Contrasting the album’s most sentimental song is the dark modern rock number, “How Does it Feel?” which scorns an ex-lover over its punchy, staccato rhythms and pointed lyrics: “You can’t hold me, can’t control me.” The song is as close as the band get to the more aggressive moments found on their second album.

The themes of individualism and escapism are dispersed throughout the record in McDougall’s strongest lyrical work to date. During the call-to-action, “We Are,” she implores her listeners in a rising falsetto to create the change they want to see in the world: “I want more for the world that we live in, we just take, never once have you given, she will speak of her pain if you listen.”

“Power of One” layers lightly strummed acoustic guitars with the bright metallic tones of Taahi and rhythm guitarist Jake Hardy, while bassist Cam Adler and drummer Matt Best control a tumbling rhythm with a light and airy balance.

Meanwhile, “Waves” is a piano-driven love ballad in which the guitars take a backseat to McDougall’s powerhouse vocals, soaring over the lush bed of synths in their ebb and flow dynamics.

The only misstep found on “Limitless” is the attempt at a stadium rocker, “I Defy,” which is one barbed hook or catchy vocal melody away from actually filling a stadium.

The closer, “The Greatest,” softens to lightly-strummed acoustic guitars and warm vocal harmonies.

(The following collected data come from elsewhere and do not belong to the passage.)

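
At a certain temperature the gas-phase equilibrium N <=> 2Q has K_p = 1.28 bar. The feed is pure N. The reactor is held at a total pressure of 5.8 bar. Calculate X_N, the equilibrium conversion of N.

X = 0.229

Let X = conversion of N (basis 1 mol N); extent of reaction ξ = X.
Moles: n_N = 1 − X; n_Q = 2X.
Total moles n_T = 1 + X.
Mole fractions y_i = n_i/n_T; K_p = p_Q^2 / (p_N) with p_i = y_i·P.
Setting this equal to 1.28 bar and taking the physical root (0 < X < 1) gives X = 0.229.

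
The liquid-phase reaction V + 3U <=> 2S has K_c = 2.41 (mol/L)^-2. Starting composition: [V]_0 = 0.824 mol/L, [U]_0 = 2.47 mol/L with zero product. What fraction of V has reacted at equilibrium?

X = 0.581

Let X = conversion of V; extent ξ = 0.824·X mol/L.
Concentrations: [V] = 0.824 − 0.824X; [U] = 2.47 − 2.47X; [S] = 1.65X.
K_c = [S]^2 / ([V] [U]^3).
Solving K_c = 2.41 for X ∈ (0,1): X = 0.581.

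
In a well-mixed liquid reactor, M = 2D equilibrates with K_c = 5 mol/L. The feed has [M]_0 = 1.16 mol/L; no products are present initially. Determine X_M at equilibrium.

X = 0.631

Let X = conversion of M; extent ξ = 1.16·X mol/L.
Concentrations: [M] = 1.16 − 1.16X; [D] = 2.32X.
K_c = [D]^2 / ([M]).
This equals 5 at X = 0.631 (the root in 0 < X < 1).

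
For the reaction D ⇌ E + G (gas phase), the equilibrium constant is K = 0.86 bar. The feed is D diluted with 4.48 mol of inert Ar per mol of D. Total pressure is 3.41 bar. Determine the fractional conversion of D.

Let X = conversion of D (basis 1 mol D); extent of reaction ξ = X.
Species balance: n_D = 1 − X; n_E = X; n_G = X; n_I = 4.48 (inert).
n_T = Σnᵢ = 5.48 + X.
With p_i = (n_i/n_T)P, K = p_E p_G / (p_D).
This yields a degree-2 equation in X; solving on (0,1), X = 0.692.

X = 0.692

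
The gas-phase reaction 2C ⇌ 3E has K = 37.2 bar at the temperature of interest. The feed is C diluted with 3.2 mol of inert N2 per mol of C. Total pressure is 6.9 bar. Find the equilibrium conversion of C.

Let X = conversion of C (basis 1 mol C); extent of reaction ξ = 0.5X.
Moles: n_C = 1 − X; n_E = 1.5X; n_I = 3.2 (inert).
Total moles n_T = 4.2 + 0.5X.
Mole fractions y_i = n_i/n_T; K = p_E^3 / (p_C^2) with p_i = y_i·P.
Substituting and setting equal to 37.2 bar gives a polynomial in X; the root in (0,1) is X = 0.757.

X = 0.757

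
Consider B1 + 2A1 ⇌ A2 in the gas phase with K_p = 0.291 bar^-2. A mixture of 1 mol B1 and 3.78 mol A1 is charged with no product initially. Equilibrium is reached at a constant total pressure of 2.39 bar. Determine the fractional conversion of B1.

Let X = conversion of B1 (basis 1 mol B1); extent of reaction ξ = X.
Mole table: n_B1 = 1 − X; n_A1 = 3.78 − 2X; n_A2 = X.
n_T = Σnᵢ = 4.78 − 2X.
Mole fractions y_i = n_i/n_T; K_p = p_A2 / (p_B1 p_A1^2) with p_i = y_i·P.
Setting this equal to 0.291 bar^-2 and taking the physical root (0 < X < 1) gives X = 0.476.

X = 0.476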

McDougall’s voice struggles between an aching quiver and a confident charm, an emotional tug and pull which is an organic and necessary bookend to a convincing album.

The songs on “Limitless” are easily Tonight Alive’s most matured and accomplished yet, exploring the themes of alienation, individualism, and social change.

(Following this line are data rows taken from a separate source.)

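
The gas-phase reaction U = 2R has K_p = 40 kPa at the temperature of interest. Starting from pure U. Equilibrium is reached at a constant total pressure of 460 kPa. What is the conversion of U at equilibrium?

Let X = conversion of U (basis 1 mol U); extent of reaction ξ = X.
At extent ξ: n_U = 1 − X; n_R = 2X.
n_T = Σnᵢ = 1 + X.
Mole fractions y_i = n_i/n_T; K_p = p_R^2 / (p_U) with p_i = y_i·P.
Setting this equal to 40 kPa and taking the physical root (0 < X < 1) gives X = 0.146.

X = 0.146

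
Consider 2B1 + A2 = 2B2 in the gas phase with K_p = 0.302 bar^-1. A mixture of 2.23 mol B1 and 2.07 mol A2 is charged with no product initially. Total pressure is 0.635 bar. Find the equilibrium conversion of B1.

Let X = conversion of B1 (basis 2.23 mol B1); extent of reaction ξ = 1.11X.
Species balance: n_B1 = 2.23 − 2.23X; n_A2 = 2.07 − 1.11X; n_B2 = 2.23X.
Summing: n_T = 4.3 − 1.11X.
With p_i = (n_i/n_T)P, K_p = p_B2^2 / (p_B1^2 p_A2).
Setting this equal to 0.302 bar^-1 and taking the physical root (0 < X < 1) gives X = 0.227.

X = 0.227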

Yes, the down-tuned guitars are dialed back, and there is heavy emphasis on electronics on this album, but the work as a whole is a daring step away from the band’s comfort zone without sacrificing meaning and melody.

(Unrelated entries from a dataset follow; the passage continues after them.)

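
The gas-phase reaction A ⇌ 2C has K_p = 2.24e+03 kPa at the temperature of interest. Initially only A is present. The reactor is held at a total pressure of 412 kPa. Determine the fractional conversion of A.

X = 0.759

Take 1 mol A as basis and let X be its fractional conversion, so ξ = X.
Moles: n_A = 1 − X; n_C = 2X.
Summing: n_T = 1 + X.
Mole fractions y_i = n_i/n_T; K_p = p_C^2 / (p_A) with p_i = y_i·P.
This yields a degree-2 equation in X; solving on (0,1), X = 0.759.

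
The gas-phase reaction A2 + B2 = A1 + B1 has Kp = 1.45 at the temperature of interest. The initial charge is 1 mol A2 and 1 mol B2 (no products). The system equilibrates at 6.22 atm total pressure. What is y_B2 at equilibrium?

Let X = conversion of A2 (basis 1 mol A2); extent of reaction ξ = X.
Moles: n_A2 = 1 − X; n_B2 = 1 − X; n_A1 = X; n_B1 = X.
n_T stays at 2 (no change in mole number).
Mole fractions y_i = n_i/n_T; Kp = p_A1 p_B1 / (p_A2 p_B2) with p_i = y_i·P.
Setting this equal to 1.45 and taking the physical root (0 < X < 1) gives X = 0.546.
Then n_B2 = 0.454, n_T = 2, so y_B2 = 0.227.

y_B2 = 0.227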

Their sonic departure from their previous albums allows Tonight Alive to finally step out from underneath the shadow of comparison to contemporary rock act Paramore, to whom they are undeniably indebted.

The band are, nevertheless, their own musical entity now, and “Limitless” only crystallizes their path to being an international presence in the music scene.

Some longtime fans may feel alienated, but with the irresistible melodies and meaningful lyricism on this album, Tonight Alive’s career trajectory could very well reach the lofty ambitions that their album title suggests they are aiming for.

“Limitless” is now available in music retailers and streaming services worldwide.